Again we are taken by the liturgy to the assembly of Israel at Shechem.  Here we can hear the words of Joshua to all the tribes gathered for a renewal of the Covenant.  Cast out all the gods your ancestors served in Ur of the Chaldeans and in Egypt.  Old habits are hard to break, and even after all the people had seen the Lord God do on their behalf still some of them clung to the old gods, to the old security.  Joshua knew the people and their habits.  Joshua does not hold back on his warning, “You may not be able to serve the LORD, for he is a holy God; he is a jealous God who will not forgive your transgressions or your sins.”  This kind of severity is also found in the New Testament when the Lord Jesus warns us about the unforgivable sin against the Holy Spirit.  No sin can be forgiven if you resist God’s mercy. If you are not humble enough to accept the Lord’s mercy, you will wallow in your self-pity forever.  Israel, don’t try to play games with the Lord God. After all the Lord has done for you, now is your chance to be completely sincere with the Lord God.  Joshua goes on to repeat his warning, “put away the strange gods that are among you and turn your hearts to the Lord, our God, and obey his voice.”  Why is this second warning?  What is so hard to understand about this covenant?  Perhaps, Joshua knew well the human heart.  He knew that he could not make any commitment for anyone else. Joshua gave himself and his family to the Lord, and every other household had to do the same.  Their journey is coming to and end.  Joshua is about to die at the age of a hundred and ten. This is his final plea: choose the One who has chosen you!  Then and only then will you walk on the path of life and know the fullness of joy in God’s presence, the delights at His right hand forever.

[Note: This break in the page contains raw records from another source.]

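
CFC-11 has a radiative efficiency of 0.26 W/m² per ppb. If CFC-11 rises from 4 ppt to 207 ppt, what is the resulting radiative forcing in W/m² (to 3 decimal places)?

ΔF = 0.053 W/m²

CFC-11: Δ = 207 − 4 = 203 ppt = 0.203 ppb; ΔF = 0.26 × 0.203 = 0.0528 W/m².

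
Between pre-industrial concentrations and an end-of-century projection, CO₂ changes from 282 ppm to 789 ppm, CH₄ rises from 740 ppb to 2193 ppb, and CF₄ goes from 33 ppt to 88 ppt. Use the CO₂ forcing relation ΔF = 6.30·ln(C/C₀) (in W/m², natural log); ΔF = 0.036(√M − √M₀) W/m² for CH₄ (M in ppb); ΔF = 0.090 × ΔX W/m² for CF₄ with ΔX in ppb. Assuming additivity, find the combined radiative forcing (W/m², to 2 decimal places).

ΔF = 7.19 W/m²

CO₂: 6.30 × ln(789/282) = 6.30 × ln(2.79787) = 6.30 × 1.02886 = 6.4818 W/m².
CH₄: 0.036 × (√2193 − √740) = 0.036 × (46.8295 − 27.2029) = 0.036 × 19.6266 = 0.7066 W/m².
CF₄: Δ = 88 − 33 = 55 ppt = 0.055 ppb; ΔF = 0.090 × 0.055 = 0.0050 W/m².
Total ΔF = 6.4818 + 0.7066 + 0.0050 = 7.1934 W/m².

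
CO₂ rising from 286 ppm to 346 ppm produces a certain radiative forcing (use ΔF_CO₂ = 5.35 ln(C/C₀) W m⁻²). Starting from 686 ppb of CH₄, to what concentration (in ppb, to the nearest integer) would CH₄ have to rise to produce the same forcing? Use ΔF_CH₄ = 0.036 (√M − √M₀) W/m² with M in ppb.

M ≈ 2970 ppb

CO₂ forcing: 5.35 × ln(346/286) = 5.35 × 0.190447 = 1.01889 W/m².
Set 0.036(√M − √686) = 1.01889: √M = 1.01889/0.036 + √686 = 28.3025 + 26.1916 = 54.4941.
M = (54.4941)² = 2969.61 ppb.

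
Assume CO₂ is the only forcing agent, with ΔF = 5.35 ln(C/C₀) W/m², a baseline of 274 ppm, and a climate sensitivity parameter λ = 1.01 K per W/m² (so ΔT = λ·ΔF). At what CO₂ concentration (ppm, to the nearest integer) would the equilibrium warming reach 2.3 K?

Required forcing: ΔF = ΔT/λ = 2.3/1.01 = 2.2772 W/m².
Then ln(C/274) = ΔF/5.35 = 2.2772/5.35 = 0.42564.
So C = 274 × e^0.42564 = 274 × 1.53057 = 419.38 ppm.

C ≈ 419 ppm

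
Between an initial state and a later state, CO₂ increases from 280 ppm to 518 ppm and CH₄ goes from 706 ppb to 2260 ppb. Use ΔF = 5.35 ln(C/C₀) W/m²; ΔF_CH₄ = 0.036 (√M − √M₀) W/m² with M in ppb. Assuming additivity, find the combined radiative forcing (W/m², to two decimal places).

ΔF = 4.05 W/m²

CO₂: 5.35 × ln(518/280) = 5.35 × ln(1.85000) = 5.35 × 0.61519 = 3.2913 W/m².
CH₄: 0.036 × (√2260 − √706) = 0.036 × (47.5395 − 26.5707) = 0.036 × 20.9688 = 0.7549 W/m².
Total ΔF = 3.2913 + 0.7549 = 4.0462 W/m².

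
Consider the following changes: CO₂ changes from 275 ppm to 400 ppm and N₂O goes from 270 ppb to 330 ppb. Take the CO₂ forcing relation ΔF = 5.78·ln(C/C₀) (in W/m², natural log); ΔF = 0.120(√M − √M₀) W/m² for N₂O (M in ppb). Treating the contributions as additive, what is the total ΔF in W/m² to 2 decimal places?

CO₂: 5.78 × ln(400/275) = 5.78 × ln(1.45455) = 5.78 × 0.37470 = 2.1658 W/m².
N₂O: 0.120 × (√330 − √270) = 0.120 × (18.1659 − 16.4317) = 0.120 × 1.7342 = 0.2081 W/m².
Total ΔF = 2.1658 + 0.2081 = 2.3739 W/m².

ΔF = 2.37 W/m²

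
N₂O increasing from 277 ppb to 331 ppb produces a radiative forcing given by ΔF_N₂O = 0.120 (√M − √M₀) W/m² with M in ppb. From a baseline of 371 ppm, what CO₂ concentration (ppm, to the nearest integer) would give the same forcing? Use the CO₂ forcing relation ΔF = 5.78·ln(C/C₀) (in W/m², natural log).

C ≈ 383 ppm

N₂O forcing: 0.120 × (√331 − √277) = 0.120 × (18.1934 − 16.6433) = 0.120 × 1.5501 = 0.18601 W/m².
Set 5.78 ln(C/371) = 0.18601: ln(C/371) = 0.18601/5.78 = 0.03218, so C = 371 × e^0.03218 = 371 × 1.03270 = 383.13 ppm.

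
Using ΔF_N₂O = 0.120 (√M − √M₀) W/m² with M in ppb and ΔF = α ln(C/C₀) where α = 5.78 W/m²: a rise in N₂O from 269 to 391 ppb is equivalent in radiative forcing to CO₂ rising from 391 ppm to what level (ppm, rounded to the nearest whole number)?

N₂O forcing: 0.120 × (√391 − √269) = 0.120 × (19.7737 − 16.4012) = 0.120 × 3.3725 = 0.40470 W/m².
Set 5.78 ln(C/391) = 0.40470: ln(C/391) = 0.40470/5.78 = 0.07002, so C = 391 × e^0.07002 = 391 × 1.07253 = 419.36 ppm.

C ≈ 419 ppm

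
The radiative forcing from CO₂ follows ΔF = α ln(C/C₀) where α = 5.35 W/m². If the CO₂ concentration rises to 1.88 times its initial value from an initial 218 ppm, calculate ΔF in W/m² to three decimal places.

Because the forcing depends only on the ratio C/C₀, the initial concentration does not enter.
ΔF = 5.35 × ln(1.88) = 5.35 × 0.63127 = 3.3773 W/m².

ΔF = 3.377 W/m²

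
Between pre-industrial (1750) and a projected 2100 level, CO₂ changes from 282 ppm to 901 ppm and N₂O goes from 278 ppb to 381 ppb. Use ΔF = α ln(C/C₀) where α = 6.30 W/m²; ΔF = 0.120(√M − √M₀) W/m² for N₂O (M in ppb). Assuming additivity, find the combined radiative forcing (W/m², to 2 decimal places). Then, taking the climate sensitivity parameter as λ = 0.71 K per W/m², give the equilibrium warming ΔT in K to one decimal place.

ΔF = 7.66 W/m²; ΔT = 5.4 K

CO₂: 6.30 × ln(901/282) = 6.30 × ln(3.19504) = 6.30 × 1.16160 = 7.3181 W/m².
N₂O: 0.120 × (√381 − √278) = 0.120 × (19.5192 − 16.6733) = 0.120 × 2.8459 = 0.3415 W/m².
Total ΔF = 7.3181 + 0.3415 = 7.6596 W/m².
ΔT = λ ΔF = 0.71 × 7.66 = 5.4386 K.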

The Lord Jesus has come to offer the whole human race a New Covenant.  He has come that we might have life and have it in abundance.  Such a serious offer is not for children, so the disciples thought.  They tried to keep the children away from the Master, and he rebuked them.  The Lord Jesus put them in their place.  He was severe with the disciples, and with the children he was tender.  Perhaps, the disciples of today still have to learn how to be like children and find their delight only in Jesus the Christ.  Perhaps, they still need to put away any other god.